RECHTBANK NOORD-HOLLAND

Familie- en Jeugdrecht
Locatie Alkmaar
Zaaknummer: C/15/332712 / JU RK 22-1536
Datum uitspraak: 25 april 2023
Beschikking van de meervoudige kamer over een verlenging ondertoezichtstelling en een verlenging machtiging tot uithuisplaatsing
in de zaak van
de gecertificeerde instelling William Schrikker Stichting Jeugdbescherming en Jeugdreclassering,
gevestigd te Amsterdam, hierna te noemen: de GI,
betreffende
[de minderjarige], geboren op [geboortedatum] te [plaats] ,
hierna te noemen: [de minderjarige] ,
De rechtbank merkt als belanghebbenden aan:
[de moeder],
hierna te noemen: de moeder,
wonende te [plaats] ,
advocaat: mr.
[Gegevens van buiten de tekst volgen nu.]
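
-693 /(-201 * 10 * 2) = 231 /1340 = 0.17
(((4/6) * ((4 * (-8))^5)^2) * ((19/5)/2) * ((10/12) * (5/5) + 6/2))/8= 683358693458648.18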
J.I. Vervest, kantoorhoudende te Heemskerk,
[de vader],
hierna te noemen: de vader,
wonende te [plaats] ,
advocaat: mr. M.E. Groot, kantoorhoudende te Heerhugowaard.

1.Het procesverloop

1.1
Het verloop van de procedure blijkt uit:
- de beschikking van 9 november 2022 van de kinderrechter van deze rechtbank en de daarin genoemde stukken;
- de brief van de GI van 14 april 2023, ingekomen bij de griffie op 17 april 2023.
1.2
Op 25 april 2023 heeft de meervoudige kamer van de rechtbank de zaak tijdens de mondelinge behandeling met gesloten deuren behandeld.
Verschenen en gehoord zijn:
- de vader, bijgestaan door mr. M.E. Groot;
- de moeder, bijgestaan door mr. J.I. Vervest;
- [vertegenwoordiger van de GI] , namens de GI.
2 De feiten
2.1
De ouders zijn belast met het ouderlijk gezag over [de minderjarige] .
2.2
Bij beschikking van 27 augustus 2021 is [de minderjarige] voorlopig onder toezicht gesteld voor de duur van drie maanden. Bij beschikking van 10 november 2021 is [de minderjarige] onder toezicht gesteld tot 10 november 2022, welke ondertoezichtstelling is verlengd bij beschikking van 9 november 2022 tot 10 mei 2023, onder aanhouding van het meer verzochte.
2.3
Bij beschikking van 27 augustus 2021 heeft de kinderrechter ook een machtiging verleend om [de minderjarige] met spoed uit huis te plaatsen. Bij beschikking van 6 september 2021 is een machtiging tot uithuisplaatsing van [de minderjarige] verleend in een (netwerk)pleeggezin. Deze machtiging is daarna steeds verlengd, laatstelijk bij beschikking van 9 november 2022 tot 10 mei 2023, onder aanhouding van het meer verzochte.
2.4
[de minderjarige] verblijft op grond van voornoemde machtiging in een pleeggezin in [plaats] .
2.5
De tweelingbroer van [de minderjarige] , [tweelingbroer] , is ook onder toezicht gesteld en met een machtiging uit huis geplaatst. De ondertoezichtstelling en machtiging tot uithuisplaatsing van [tweelingbroer] zijn laatstelijk verlengd bij beschikking van 9 november 2022 tot uiterlijk 10 november 2023.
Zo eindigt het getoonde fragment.